Shaolin Philosophy

Buddhism originated from Nepal 2500 years ago and was spread to India 400 years later. 1500 years ago, it appeared in China. The philosophy of Shaolin is based on the Chan Buddhism, which is said to have its roots at the Shaolin temple, founded by Ta Mo, Bodhidarma or Dharma. Its main characteristic is the rejection of a large part of the protocol associated with other sections of Buddhism and is focussed on the practice of meditation and self-examination. The preparation of the meditation is movement and the basis for movement is the way of breathing. Therefore, Shaolin meditation and Kung Fu are meant to calm the mind and strengthen the body.

By the Shaolin philosophy, martial arts is described as a non-aggressive act. It is about returning the aggression of the attacker energy to him and avoiding being injured by it. The Shaolin philosophy emphasis the integration and fluidity of energies. In the modern world, the monks continue to live by their strict discipline, purity, self-awareness and simplicity.

Shaolin Techniques

Ta Mo, who developed the Chan Buddhism, which became better known in Japan as the Zen Buddhism, thought the monks in the Shaolin Temple breathing techniques and exercises. He developed a series of 18 movements, known as the “18 Hands of Lo Han”:

1. Crane dance    10. Crane standing on one foot
2. Dragon dance   11. Elephant standing on the back legs
3. Pressing and lifting   12. Boy worshipping Avalokitesvara
4. Single phoenix dance  13. Circling
5. Drawing the bow   14. Body turning
6. Bear looking back   15. Tiger looking askance
7. Abrupt lifting    16. Fairy crossing palms
8. Welcoming a guest   17. Beauty sporting with lotus
9. Single pheasant dance  18. Advancing and retreating

These 18 movements are considered to be the foundations of martial arts, which Shaolin is famous for.

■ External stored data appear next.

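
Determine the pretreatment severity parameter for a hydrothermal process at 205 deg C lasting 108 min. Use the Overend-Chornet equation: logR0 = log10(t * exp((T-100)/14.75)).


logR0 = log10(t * exp((T - 100) / 14.75))
= log10(108 * exp((205 - 100) / 14.75))
= 5.1250

5.1250


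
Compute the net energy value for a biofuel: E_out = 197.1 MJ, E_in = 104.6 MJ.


NEV = E_out - E_in
= 197.1 - 104.6
= 92.5000 MJ

92.5000 MJ


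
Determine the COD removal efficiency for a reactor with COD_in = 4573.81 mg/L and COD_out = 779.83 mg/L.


eta = (COD_in - COD_out) / COD_in * 100
= (4573.81 - 779.83) / 4573.81 * 100
= 82.9501%

82.9501%


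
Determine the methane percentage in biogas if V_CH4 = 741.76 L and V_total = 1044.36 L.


CH4% = V_CH4 / V_total * 100
= 741.76 / 1044.36 * 100
= 71.0253%

71.0253%


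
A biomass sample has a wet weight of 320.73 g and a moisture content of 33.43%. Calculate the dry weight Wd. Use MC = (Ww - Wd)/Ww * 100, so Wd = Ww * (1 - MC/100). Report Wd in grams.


Wd = Ww * (1 - MC/100)
= 320.73 * (1 - 33.43/100)
= 213.5100 g

213.5100 g


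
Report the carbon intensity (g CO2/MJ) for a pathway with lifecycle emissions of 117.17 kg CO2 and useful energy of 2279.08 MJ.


CI = CO2 * 1000 / E
= 117.17 * 1000 / 2279.08
= 51.4111 g CO2/MJ

51.4111 g CO2/MJ


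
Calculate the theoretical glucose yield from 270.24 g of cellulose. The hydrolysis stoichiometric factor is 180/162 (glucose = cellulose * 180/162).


glucose = cellulose * 180/162
= 270.24 * 180/162
= 300.2667 g

300.2667 g


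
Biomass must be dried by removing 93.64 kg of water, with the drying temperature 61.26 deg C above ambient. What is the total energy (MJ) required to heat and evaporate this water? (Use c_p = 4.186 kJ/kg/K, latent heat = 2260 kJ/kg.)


E = m_water * (4.186 * dT + 2260) / 1000
= 93.64 * (4.186 * 61.26 + 2260) / 1000
= 235.6389 MJ

235.6389 MJ


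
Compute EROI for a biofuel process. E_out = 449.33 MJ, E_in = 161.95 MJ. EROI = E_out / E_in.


EROI = E_out / E_in
= 449.33 / 161.95
= 2.7745

2.7745


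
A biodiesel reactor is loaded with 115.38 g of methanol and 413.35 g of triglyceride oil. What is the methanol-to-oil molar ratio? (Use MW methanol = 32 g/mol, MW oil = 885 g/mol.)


Molar ratio = n_MeOH / n_oil = (MeOH/32) / (oil/885) = (MeOH * 885) / (32 * oil)
= (115.38 * 885) / (32 * 413.35)
= 7.7198

7.7198


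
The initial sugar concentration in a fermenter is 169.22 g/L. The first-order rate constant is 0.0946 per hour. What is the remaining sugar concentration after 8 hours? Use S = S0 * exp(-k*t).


S = S0 * exp(-k * t)
S = 169.22 * exp(-0.0946 * 8)
S = 79.3922 g/L

79.3922 g/L


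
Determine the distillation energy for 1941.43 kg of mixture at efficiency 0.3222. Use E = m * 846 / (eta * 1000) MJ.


E = m * 846 / (eta * 1000)
= 1941.43 * 846 / (0.3222 * 1000)
= 5097.6095 MJ

5097.6095 MJ


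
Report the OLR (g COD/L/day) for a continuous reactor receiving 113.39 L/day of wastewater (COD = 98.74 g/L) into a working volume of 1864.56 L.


OLR = Q * S / V
= 113.39 * 98.74 / 1864.56
= 6.0047 g/L/day

6.0047 g/L/day


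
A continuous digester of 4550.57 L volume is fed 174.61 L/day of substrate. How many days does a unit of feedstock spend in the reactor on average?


HRT = V / Q
= 4550.57 / 174.61
= 26.0613 days

26.0613 days


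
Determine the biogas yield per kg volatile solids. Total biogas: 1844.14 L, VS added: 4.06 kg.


Y = V / VS
= 1844.14 / 4.06
= 454.2217 L/kg VS

454.2217 L/kg VS


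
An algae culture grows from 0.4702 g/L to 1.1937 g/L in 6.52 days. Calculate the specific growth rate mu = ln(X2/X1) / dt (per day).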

In the 16th century, a man named Zhue Yuen, entered to the Shaolin Temple. He developed the original 18 movements and expanded them to 72 movements. However he was an outstanding boxer, Zhue Yuen was not yet satisfied and started to travel through China in order to find martial arts practioners who he could learn from. On his journey he met Li Sou and Bai Yu Feng and the three of them changed the 72 movements into 170 movements and made a subdivided these movements into the Five Animal Styles, which are known as:

1. Tiger
2. Snake
3. Dragon
4. Leopard
5. Crane

Shaolin Kung Fu is divided into two schools, namely: the southern school, which concentrates on fist techniques and the northern school, which focuses on foot techniques. Both schools use the Five Animal Styles as their foundation. The northern school can be divided in three divisions. Hung emphasizes physical strength, Kung focuses on limberness and  the last division is Yue, where the students are being thought how to use the strength and limberness. The southern school, on the other hand, includes five elementary schools, which are: Ta Hung Men, Liu Chia Chuan, Tsai Chia Chuan, Li Chia Chuan and Mo Chia Chuan.